Con la Striscia di Gaza ormai ridotta in macerie, centinaia e centinaia di morti (soprattutto bambini inermi), c’è comunque da chiedersi come la falange militare di Hamas possa sostentare le sue milizie: dall’altra parte infatti abbiamo Israele, uno Stato economicamente forte, con un’esercito inquadrato ed ottimamente equipaggiato.
“Follow the Money”
Ovvero segui i quattrini: “C’è uno strumento per combattere Hamas. Bisogna tagliar loro i fondi”. Questa è la ricetta di Uzi Shaya, ex agente dello Shin Bet e del Mossad, che da oltre due decenni segue la scia dei dollari che giungono nelle tasche di Hamas: l’organizzazione conta difatti su un vero e proprio impero economico, con numeri strabilianti. “Nella Striscia entrano ogni anno circa 2 miliardi e mezzo di dollari“, secondo Shya, eppure non sembrerebbe, data la grande povertà che dilaga: sembra davvero che di quei soldi non ci sia traccia, andando per le strade (oramai devastate dalle bombe) di Gaza. Mille rivoli, nessuna traccia effettiva: dal solo Qatar arrivano (alla luce del sole) 360 milioni di dollari.
Dove finiscono i soldi
La montagna di denaro finisce dispersa nelle mani di 50mila operativi e funzionari di Hamas, che vivono (molto spesso) ben al sicuro e lontano dai pericoli reali; la benzina finisce spesso razionata, messa da parte nei tunnel sotterranei, non distribuita alla popolazione. Secondo il funzionario israeliano, l’organizzazione para-militare preleverebbe una percentuale dagli stipendi di molti affiliati, tassando poi qualunque merce venduta nei territori palestinesi: da questo commercio ricaverebbe un altro tesoretto economico (da 300 milioni di dollari l’anno).
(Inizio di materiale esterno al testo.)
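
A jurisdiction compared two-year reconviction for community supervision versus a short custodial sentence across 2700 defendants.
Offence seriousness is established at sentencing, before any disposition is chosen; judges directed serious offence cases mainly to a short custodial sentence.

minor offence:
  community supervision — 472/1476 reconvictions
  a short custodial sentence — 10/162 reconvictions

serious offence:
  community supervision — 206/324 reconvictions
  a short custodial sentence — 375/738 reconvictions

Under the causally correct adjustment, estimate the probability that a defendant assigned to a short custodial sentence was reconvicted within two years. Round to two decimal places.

0.24

Nothing the disposition does changes offence seriousness; the imbalance is an allocation artefact. With offence seriousness also predicting the outcome, the pooled figure is confounded, and the within-stratum comparison is the causal one.
Standardising a short custodial sentence to the population offence seriousness mix: 0.607·10/162 + 0.393·375/738 = 0.237.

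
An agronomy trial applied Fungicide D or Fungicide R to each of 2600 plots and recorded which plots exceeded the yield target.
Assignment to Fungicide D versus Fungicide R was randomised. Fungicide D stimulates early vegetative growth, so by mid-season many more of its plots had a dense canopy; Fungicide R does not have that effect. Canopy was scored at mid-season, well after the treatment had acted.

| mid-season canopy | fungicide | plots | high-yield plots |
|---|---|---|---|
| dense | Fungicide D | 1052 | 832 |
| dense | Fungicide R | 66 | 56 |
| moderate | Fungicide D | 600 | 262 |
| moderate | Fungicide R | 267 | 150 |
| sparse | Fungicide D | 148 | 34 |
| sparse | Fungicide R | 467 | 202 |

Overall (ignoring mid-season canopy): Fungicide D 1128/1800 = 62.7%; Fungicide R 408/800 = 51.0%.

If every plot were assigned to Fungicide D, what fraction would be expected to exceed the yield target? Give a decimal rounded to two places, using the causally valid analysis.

0.63

Fungicide R is higher inside every mid-season canopy stratum but Fungicide D is higher in aggregate. Whether to stratify depends on how mid-season canopy relates to the fungicide.
The distribution of mid-season canopy is itself part of what the fungicide does — it is an intermediate outcome. Holding it fixed would remove that part of the effect; the total effect is the pooled difference.
So P(outcome | do(Fungicide D)) is just the pooled rate for Fungicide D: 1128/1800 = 0.627.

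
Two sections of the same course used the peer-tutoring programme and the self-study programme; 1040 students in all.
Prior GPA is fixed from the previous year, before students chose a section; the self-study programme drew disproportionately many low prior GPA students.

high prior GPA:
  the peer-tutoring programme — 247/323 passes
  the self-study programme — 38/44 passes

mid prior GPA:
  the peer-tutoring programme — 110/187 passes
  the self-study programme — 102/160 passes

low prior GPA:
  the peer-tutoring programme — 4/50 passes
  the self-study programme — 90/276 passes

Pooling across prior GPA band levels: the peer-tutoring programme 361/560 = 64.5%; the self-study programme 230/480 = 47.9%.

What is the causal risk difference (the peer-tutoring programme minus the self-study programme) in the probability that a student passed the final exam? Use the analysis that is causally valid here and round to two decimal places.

-0.13

the self-study programme is higher inside every prior GPA band stratum but the peer-tutoring programme is higher in aggregate. Whether to stratify depends on how prior GPA band relates to the teaching method.
Here prior GPA band is a common cause — it drives both which teaching method a case falls under and the outcome. The crude comparison mixes populations; the stratum-specific rates are the causally relevant ones.
Adjusting over the population distribution of prior GPA band: 0.353·(0.765−0.864) + 0.334·(0.588−0.637) + 0.313·(0.080−0.326) = -0.128.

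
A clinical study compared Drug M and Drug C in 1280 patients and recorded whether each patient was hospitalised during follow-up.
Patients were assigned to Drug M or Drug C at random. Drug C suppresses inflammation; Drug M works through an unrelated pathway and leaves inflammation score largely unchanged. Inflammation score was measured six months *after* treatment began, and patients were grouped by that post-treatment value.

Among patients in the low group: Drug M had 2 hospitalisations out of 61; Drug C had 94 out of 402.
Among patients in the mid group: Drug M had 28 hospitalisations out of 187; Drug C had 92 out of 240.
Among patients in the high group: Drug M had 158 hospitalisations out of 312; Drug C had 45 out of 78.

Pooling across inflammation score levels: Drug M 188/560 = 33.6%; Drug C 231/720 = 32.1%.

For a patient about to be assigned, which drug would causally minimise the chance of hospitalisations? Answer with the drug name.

Stratifying would compare drugs among patients the drugs themselves sorted into inflammation score groups — a form of selection on an intermediate. The unconditioned pooled rates give the total causal effect.
Pooled: Drug M 33.6% vs Drug C 32.1%; Drug C is lower overall.

Drug C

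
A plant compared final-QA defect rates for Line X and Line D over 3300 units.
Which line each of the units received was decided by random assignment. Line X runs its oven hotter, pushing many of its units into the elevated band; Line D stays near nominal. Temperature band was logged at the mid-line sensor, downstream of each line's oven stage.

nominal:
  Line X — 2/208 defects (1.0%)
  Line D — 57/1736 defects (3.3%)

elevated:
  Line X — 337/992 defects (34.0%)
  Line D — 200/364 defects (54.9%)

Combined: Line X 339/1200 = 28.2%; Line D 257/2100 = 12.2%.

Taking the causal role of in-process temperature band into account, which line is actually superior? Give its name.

Line D

In-process temperature band is recorded after the line and is itself shifted by it — it sits on the causal path from line to outcome. Conditioning on a mediator would strip out part of the effect we want; the pooled comparison gives the total causal effect.
Pooled: Line X 28.2% vs Line D 12.2%; Line D is lower overall.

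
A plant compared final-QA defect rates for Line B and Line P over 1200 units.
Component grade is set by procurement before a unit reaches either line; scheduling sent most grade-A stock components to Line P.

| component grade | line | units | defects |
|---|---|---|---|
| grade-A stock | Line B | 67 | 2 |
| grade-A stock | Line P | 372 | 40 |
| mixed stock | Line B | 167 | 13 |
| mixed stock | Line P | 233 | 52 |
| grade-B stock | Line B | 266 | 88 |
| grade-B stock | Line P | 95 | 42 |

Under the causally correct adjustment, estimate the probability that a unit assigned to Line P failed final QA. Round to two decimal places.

0.25

The component grade-specific comparison favours Line B throughout, but the pooled figures favour Line P. The question is whether to condition on component grade.
Component grade is set before the line has any effect — it is not caused by the line — and it independently drives the outcome. That makes it a confounder, so the causal comparison is within component grade levels.
Standardising Line P to the population component grade mix: 0.366·40/372 + 0.333·52/233 + 0.301·42/95 = 0.247.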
A sentire poi l’agente, vi sarebbe poi un 30 % incamerato ( dei circa 800 milioni di dollari introdotti dall’Unrwa, l’agenzia Onu per i profughi palestinesi) destinato all’armamento illegittimo delle truppe. Altri fondi arriverebbero poi dall’Iran; circa 100-150 milioni giungerebbero attraverso il Libano, venendo poi ulteriormente “ripuliti” attraverso una serie di operazioni gestite dalla Turchia, vero centro finanziario di Hamas.
Il ruolo dell’Italia
Si è poi scoperto che flussi di denaro verso Hamas passano anche dall’Europa, e incidentalmente dall’Italia, attraverso quelle che definibili come “false O.n.g”. (Organizzazioni non governative): alcuni controlli effettuati, hanno evidenziato conti italiani intestati ad un’ “Associazione benefica di solidarietà con il popolo palestinese”, riconducibile all’architetto “genovese” Mohammad Hannoun, accusato di sostenere economicamente gruppi di kamikaze palestinesi.
Un’inchiesta della procura di Genova non era però approdata a nulla di concreto, anche a causa della mancata collaborazione palestinese: i conti correnti sono comunque stati chiusi nel 2021, dopo una serie di segnalazioni all’Antiriciclaggio. Il filone del terrorismo internazionale passa anche dal Belpaese.